Constance Villiers Stuart says it best.
Humayun's garden, apparently level, in reality slopes to the south, where the slight difference in the ground has been cunningly made use of to introduce tiny carved chutes down which the water ripples. At one or two places in the side walls there are longer water-chutes, where the water, which has been lifted up from great wells outside, rushes foaming down the carved stones into the garden. These marble or stone chutes were carved in various patterns, cut ingeniously at an angle so that the water running over them was thrown up and broken into ripples and splashes. Shell and wave designs were the favourites, and their name was as prettily fashioned as their carving they were called chadars, meaning white "shawls" of water.
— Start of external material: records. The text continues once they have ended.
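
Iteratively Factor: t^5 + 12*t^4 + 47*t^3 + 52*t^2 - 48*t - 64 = (t - 1)*(t^4 + 13*t^3 + 60*t^2 + 112*t + 64) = (t - 1)*(t + 4)*(t^3 + 9*t^2 + 24*t + 16) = (t - 1)*(t + 1)*(t + 4)*(t^2 + 8*t + 16) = (t - 1)*(t + 1)*(t + 4)^2*(t + 4)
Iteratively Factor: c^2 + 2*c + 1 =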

These water-chutes are a very characteristic feature of the Mughal gardens, and were used with much effect where the ground allowed of the garden being laid out in a series of high terraces. But in small gardens, or in the plains, even the slightest slope was made use of; only a foot or two of difference sufficed to create one of these charming little waterfalls, whose inspiration was directly drawn from memories of the dancing spray and white foam of mountain rivulets in the builder's northern home.1
1. C.M. Villiers Stuart, Gardens Of The Great Mughals (London: Adam and Charles Black, 1913), 99.
Villiers Stuart, C.M. Gardens of the Great Mughals. London: Adam and Charles Black, 1913.
Wescoat, J.L. Jr. "Waterworks and Landscape Design in the Mahtab Bagh." In The Moonlight Garden: New Discoveries at the Taj Mahal, edited by Elizabeth B. Moynihan, 59-78. Washington, D.C.: Arthur M. Sackler Gallery; Seattle: University of Washington Press, 2000.